According to Wikpedia a positive semidefinite matrix has a unique positive semidefinite square root. If the first PSD matrix is $\sum_i \lambda_iv_iv_i^T$, the PSD square root must be $\sum_i \sqrt{\lambda_i}v_iv_i^T$.
If we drop the requirement that the root is positive semidefinite, other square roots can be obtained by changing the signs of the eigenvalues, like $\sum_i -\sqrt{\lambda_i}v_iv_i^T$. Can all the symmetric (not necessarily PSD) square roots of a PSD matrix be obtained in this way?
Best Answer
In a sense. Suppose $P \in M(n, \mathbb{R})$ is positive semifdefinite.

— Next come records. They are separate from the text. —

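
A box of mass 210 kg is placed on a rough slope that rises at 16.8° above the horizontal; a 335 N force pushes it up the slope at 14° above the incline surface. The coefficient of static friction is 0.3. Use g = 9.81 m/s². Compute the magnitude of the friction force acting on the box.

Axes along / perpendicular to the incline. W sin 16.8° = 595.4 N down-slope; W cos 16.8° = 1972 N into the surface.
Perpendicular: N = W cos 16.8° − P sin 14° = 1972 − 81.04 = 1891 N.
Along incline: P cos 14° + f = W sin 16.8° (friction acts up-slope) → f = 595.4 − 325 = 270.4 N.
|f| = 270.4 N ≤ μN = 567.3 N, so the box is indeed static.

f ≈ 270 N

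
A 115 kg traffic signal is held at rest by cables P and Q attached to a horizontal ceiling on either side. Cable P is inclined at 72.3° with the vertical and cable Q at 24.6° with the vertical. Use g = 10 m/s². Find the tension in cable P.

T_P ≈ 482 N

Angles from the horizontal: cable P is 90° − 72.3° = 17.7°, cable Q is 90° − 24.6° = 65.4°.
Weight W = 115 × 10 = 1150 N acts straight down.
Horizontal: T_P cos 17.7° = T_Q cos 65.4°  →  T_Q = 2.289 T_P.
Vertical: T_P sin 17.7° + T_Q sin 65.4° = 1150.
Substituting the horizontal relation into the vertical equation gives 2.385 T_P = 1150, so T_P = 482.2 N.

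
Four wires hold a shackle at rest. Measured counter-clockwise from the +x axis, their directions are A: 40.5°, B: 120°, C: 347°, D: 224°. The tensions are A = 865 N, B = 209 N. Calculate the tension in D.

T_D ≈ 1010 N

Resolve: ΣF_x = 865 cos 40.5° + 209 cos 120° + T_C cos 347° + T_D cos 224° = 0.
        ΣF_y = 865 sin 40.5° + 209 sin 120° + T_C sin 347° + T_D sin 224° = 0.
The known terms sum to (553.3, 742.8) N, so 0.9744 T_C − 0.7193 T_D = -553.3 and -0.2250 T_C − 0.6947 T_D = -742.8.
Solving simultaneously: T_C = 178.8 N, T_D = 1011 N.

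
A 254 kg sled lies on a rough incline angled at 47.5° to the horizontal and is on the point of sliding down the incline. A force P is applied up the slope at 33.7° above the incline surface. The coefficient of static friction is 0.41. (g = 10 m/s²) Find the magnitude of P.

On the verge of sliding down the incline, friction equals μN and acts up the slope.
Perpendicular: N + P sin 33.7° = W cos 47.5° = 1716 N.
Along incline: P cos 33.7° + μN = W sin 47.5° with W sin 47.5° = 1873 N.
Solving the pair for P and N: P = 1934 N, N = 642.9 N (and f = μN = 263.6 N).

P ≈ 1930 N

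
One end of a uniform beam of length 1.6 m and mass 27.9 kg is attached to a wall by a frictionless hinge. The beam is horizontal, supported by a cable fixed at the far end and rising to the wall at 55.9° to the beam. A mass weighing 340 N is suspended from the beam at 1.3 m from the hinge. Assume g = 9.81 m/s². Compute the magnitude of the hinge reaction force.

|H| ≈ 344 N

Take torques about the hinge: T sin 55.9° · 1.6 = 27.9×9.81×0.8 + 340×1.3 = 660.96 N·m.
So T = 660.96 / (0.8281 × 1.6) = 498.88 N.
ΣF_x = 0: H_x = T cos 55.9° = 279.69 N.
ΣF_y = 0: H_y = (27.9×9.81 + 340) − T sin 55.9° = 613.7 − 413.1 = 200.6 N.
|H| = √(H_x² + H_y²) = √((279.69)² + (200.6)²) = 344.19 N.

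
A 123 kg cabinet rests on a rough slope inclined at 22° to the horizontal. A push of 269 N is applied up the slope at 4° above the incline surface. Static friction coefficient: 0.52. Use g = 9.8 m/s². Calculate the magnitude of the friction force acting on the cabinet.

Axes along / perpendicular to the incline. W sin 22° = 451.6 N down-slope; W cos 22° = 1118 N into the surface.
Perpendicular: N = W cos 22° − P sin 4° = 1118 − 18.76 = 1099 N.
Along incline: P cos 4° + f = W sin 22° (friction acts up-slope) → f = 451.6 − 268.3 = 183.2 N.
|f| = 183.2 N ≤ μN = 571.4 N, so the cabinet is indeed static.

f ≈ 183 N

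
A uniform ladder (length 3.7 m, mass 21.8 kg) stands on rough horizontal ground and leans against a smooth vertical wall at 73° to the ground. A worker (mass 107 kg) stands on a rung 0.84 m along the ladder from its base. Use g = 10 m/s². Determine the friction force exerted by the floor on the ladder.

Torques about the foot: N_wall · 3.7 sin 73° = 21.8×10×1.85 cos 73° + 107×10×0.84 cos 73° → N_wall = 107.59 N.
ΣF_x = 0: f_floor = N_wall = 107.59 N.

f ≈ 108 N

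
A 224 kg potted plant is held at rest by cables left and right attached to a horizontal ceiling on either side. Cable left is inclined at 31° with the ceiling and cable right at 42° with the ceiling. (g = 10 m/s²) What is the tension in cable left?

T_left ≈ 1740 N

Weight W = 224 × 10 = 2240 N acts straight down.
Horizontal: T_left cos 31° = T_right cos 42°  →  T_right = 1.153 T_left.
Vertical: T_left sin 31° + T_right sin 42° = 2240.
Substituting the horizontal relation into the vertical equation gives 1.287 T_left = 2240, so T_left = 1741 N.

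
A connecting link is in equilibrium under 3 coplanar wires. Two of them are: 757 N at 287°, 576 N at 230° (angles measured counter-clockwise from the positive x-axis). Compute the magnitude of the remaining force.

F ≈ 1170 N

Sum the known components: ΣF_x = -148.9 N, ΣF_y = -1165 N.
For equilibrium the remaining force must supply (−ΣF_x, −ΣF_y) = (148.9, 1165) N.
Magnitude = √((148.9)² + (1165)²) = 1175 N; direction = atan2(1165, 148.9) = 82.7°.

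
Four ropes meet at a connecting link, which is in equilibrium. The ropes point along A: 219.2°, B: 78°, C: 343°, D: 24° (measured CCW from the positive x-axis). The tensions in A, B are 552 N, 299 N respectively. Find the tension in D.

T_D ≈ 245 N

Resolve: ΣF_x = 552 cos 219.2° + 299 cos 78° + T_C cos 343° + T_D cos 24° = 0.
        ΣF_y = 552 sin 219.2° + 299 sin 78° + T_C sin 343° + T_D sin 24° = 0.
The known terms sum to (-365.6, -56.41) N, so 0.9563 T_C + 0.9135 T_D = 365.6 and -0.2924 T_C + 0.4067 T_D = 56.41.
Solving simultaneously: T_C = 148.1 N, T_D = 245.2 N.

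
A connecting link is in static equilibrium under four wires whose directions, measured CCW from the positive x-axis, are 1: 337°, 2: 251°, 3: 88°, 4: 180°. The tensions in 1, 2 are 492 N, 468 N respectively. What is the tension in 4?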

Suppose $Q \in M(n, \mathbb{R})$ is a symmetric square root of $P$, meaning $Q^* = Q$, $Q^2 = P$. We have $QP = QQ^2 = Q^2Q = PQ$, so $Q$ commutes with $P$. Thus the eigenspaces of $P$ are invariant under $Q$, so since self adjoint operators are orthonormally diagonalizable, there is an orthonormal basis $\{v_1, \dots, v_n\}$ of $\mathbb{R}^n$ such that each $v_j$ is both an eigenvector of $P$ and of $Q$. Say $Qv_j = \mu_jv_j$, $Pv_j = \lambda_jv_j$. Then $\mu_j^2v_j = \lambda_jv_j$, so $\mu_j = \pm\lambda_j$. If you want all the eigenvectors of $P$ to be eigenvectors of $Q$, you have to ensure that if $\lambda_j = \lambda_k$, then $\mu_j = \mu_k$. If you ensure that, then (with appropriate relabeling) $$Q = \sum_{j = 1}^{K}\mu_jP_j,$$ where $\{\lambda_1, \dots, \lambda_K\}$ is the set of eigenvalues of $P$, and $P_j$ is the orthogonal projection onto the $\lambda_j$-eigenspace of $P$.